Aliás, não precisamos nem chegar nessa etapa do passar adiante, você mesmo pode ser alvo – e o maior prejudicado – dessa pseudo-confirmação de um devaneio amalucado qualquer. O exemplo mais clássico é o do “Doutor Google”, aquela irresistível pesquisa que a gente insiste em fazer quando acha que está doente ou que tem alguma coisa errada com a gente.
Você escreve “dor / braço formigando / infarte” e a internet vai te responder na lata:
“oh yes!”
Faça o teste.
Pensa aí em alguma afirmação absurda e coloca lá no seu search.
Tipo “Hitler foi uma encarnação do diabo”, sei lá.
O Google vai trazer uma página cheia de material que confirma que – putz – foi mesmo! Diabão!
Essa dinâmica, especificamente no caso da internet, ainda é muito por conta do sistema de busca por palavras-chave, um método que inicialmente foi muito útil mas que hoje em dia acabou virando uma faca de dois gumes, porque transformou o Viés de Confirmação em uma verdadeira e perigosa EPIDEMIA. E por mais que a tecnologia tenha avançado e que a busca tenha se aprimorado para ter uma semântica mais eficiente e inteligente, a força de uma palavra-chave ainda prevalece.
E, infelizmente, com direito a repercussão torta de todo um sistema jornalístico (cada vez mais tendencioso e menos comprometido com fatos) e de todo um network pessoal, tudo altamente influenciável.
O que fazer então?
Nunca foi tão importante e necessário você assumir o comando e a responsabilidade das suas pesquisas e do que você consome, de modo geral. E principalmente, criteriosamente. Com mente aberta, desafiando suas certezas pra ver se elas ficam mesmo em pé.

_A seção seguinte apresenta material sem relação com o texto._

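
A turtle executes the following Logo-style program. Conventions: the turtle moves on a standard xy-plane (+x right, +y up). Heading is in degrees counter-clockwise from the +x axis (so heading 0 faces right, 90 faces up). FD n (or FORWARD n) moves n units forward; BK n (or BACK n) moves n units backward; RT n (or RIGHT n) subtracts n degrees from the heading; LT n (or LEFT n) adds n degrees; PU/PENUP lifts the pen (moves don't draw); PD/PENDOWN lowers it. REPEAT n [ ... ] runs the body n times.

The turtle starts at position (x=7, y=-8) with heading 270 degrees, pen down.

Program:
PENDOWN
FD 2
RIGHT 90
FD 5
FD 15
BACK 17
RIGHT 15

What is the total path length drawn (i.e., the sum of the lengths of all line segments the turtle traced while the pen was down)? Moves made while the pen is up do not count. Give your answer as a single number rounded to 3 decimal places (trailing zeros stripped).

Answer: 39

Derivation:
Executing turtle program step by step:
Start: pos=(7,-8), heading=270, pen down
PD: pen down
FD 2: (7,-8) -> (7,-10) [heading=270, draw]
RT 90: heading 270 -> 180
FD 5: (7,-10) -> (2,-10) [heading=180, draw]
FD 15: (2,-10) -> (-13,-10) [heading=180, draw]
BK 17: (-13,-10) -> (4,-10) [heading=180, draw]
RT 15: heading 180 -> 165
Final: pos=(4,-10), heading=165, 4 segment(s) drawn

Segment lengths:
  seg 1: (7,-8) -> (7,-10), length = 2
  seg 2: (7,-10) -> (2,-10), length = 5
  seg 3: (2,-10) -> (-13,-10), length = 15
  seg 4: (-13,-10) -> (4,-10), length = 17
Total = 39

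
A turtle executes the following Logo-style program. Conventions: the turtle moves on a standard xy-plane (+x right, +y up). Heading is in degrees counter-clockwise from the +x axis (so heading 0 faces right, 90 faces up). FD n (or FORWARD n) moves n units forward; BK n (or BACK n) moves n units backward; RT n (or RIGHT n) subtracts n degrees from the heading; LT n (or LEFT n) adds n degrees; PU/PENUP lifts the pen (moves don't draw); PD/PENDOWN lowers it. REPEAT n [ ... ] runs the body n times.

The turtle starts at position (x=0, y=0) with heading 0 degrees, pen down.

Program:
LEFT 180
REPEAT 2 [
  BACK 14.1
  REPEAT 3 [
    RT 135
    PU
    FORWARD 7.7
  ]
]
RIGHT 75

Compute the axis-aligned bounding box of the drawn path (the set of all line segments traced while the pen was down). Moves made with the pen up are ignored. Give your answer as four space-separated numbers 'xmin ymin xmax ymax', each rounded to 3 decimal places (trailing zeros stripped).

Answer: 0 0 14.1 0

Derivation:
Executing turtle program step by step:
Start: pos=(0,0), heading=0, pen down
LT 180: heading 0 -> 180
REPEAT 2 [
  -- iteration 1/2 --
  BK 14.1: (0,0) -> (14.1,0) [heading=180, draw]
  REPEAT 3 [
    -- iteration 1/3 --
    RT 135: heading 180 -> 45
    PU: pen up
    FD 7.7: (14.1,0) -> (19.545,5.445) [heading=45, move]
    -- iteration 2/3 --
    RT 135: heading 45 -> 270
    PU: pen up
    FD 7.7: (19.545,5.445) -> (19.545,-2.255) [heading=270, move]
    -- iteration 3/3 --
    RT 135: heading 270 -> 135
    PU: pen up
    FD 7.7: (19.545,-2.255) -> (14.1,3.189) [heading=135, move]
  ]
  -- iteration 2/2 --
  BK 14.1: (14.1,3.189) -> (24.07,-6.781) [heading=135, move]
  REPEAT 3 [
    -- iteration 1/3 --
    RT 135: heading 135 -> 0
    PU: pen up
    FD 7.7: (24.07,-6.781) -> (31.77,-6.781) [heading=0, move]
    -- iteration 2/3 --
    RT 135: heading 0 -> 225
    PU: pen up
    FD 7.7: (31.77,-6.781) -> (26.325,-12.225) [heading=225, move]
    -- iteration 3/3 --
    RT 135: heading 225 -> 90
    PU: pen up
    FD 7.7: (26.325,-12.225) -> (26.325,-4.525) [heading=90, move]
  ]
]
RT 75: heading 90 -> 15
Final: pos=(26.325,-4.525), heading=15, 1 segment(s) drawn

Segment endpoints: x in {0, 14.1}, y in {0, 0}
xmin=0, ymin=0, xmax=14.1, ymax=0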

No mês passado, pela primeira vez na história, a maioria das pesquisas feitas no Google foram aquelas classificadas como “pesquisa de 1 clique”, aquela em que a pessoa pesquisou alguma coisa e já se deu por satisfeita com o que apareceu, sem cliques adicionais, sem mergulhar mais a fundo em nenhum link apresentado. Isso mostra (1) uma preguiça geral, (2) a crescente transformação do Google em quase-oráculo e (3) um prato cheio para o Viés de Confirmação.
Na prática, algumas dicas
• Pesquise também o contrário da sua afirmação. Se escreveu “bacon faz mal”, escreva também “bacon faz bem”
• Mude seu mindset de afirmações para dúvidas. Use “bacon faz mal ou faz bem?”
• Na interação com outros humanos, mantenha-se aberto e sem a necessidade ou pressa de concordar ou discordar. Pesquisar coisas leva tempo e quanto mais input melhor. Entenda a consideração alheia como input.
• Ao discutir, procure contribuir com fatos e sem querer necessariamente convencer. Compartilhe as coisas que descobriu, coloque mais dados na mesa.
• Alguns browsers possuem extensões que facilitam essa busca por pontos de vista contrários. Instale e experimente, pelo menos até criar o hábito desse olhar contrário.
• Use volumes como mais um recurso. Veja quantas respostas retornam com a posição A e quantas retornam com a B. Tem muito mais gente no mundo que acha que a terra não é plana do que aqueles que acham que é? Pode ser mais um input a ser levado em conta
Enfim, esses são apenas alguns truques para tentar minimizar a influência do viés de confirmação na sua vida, mas o mais importante mesmo é você ajustar o seu cérebro mesmo para deixa-lo mais preparado para isso, diariamente. Como tudo na vida, é treino. Confirmação é algo que deve acontecer láááá no fim de uma pesquisa e nunca logo de cara. Colecione dados, crie repertório, deixa as coisas maturarem um pouco dentro da sua cabeça e tenha uma visão mais verdadeira do mundo a sua volta.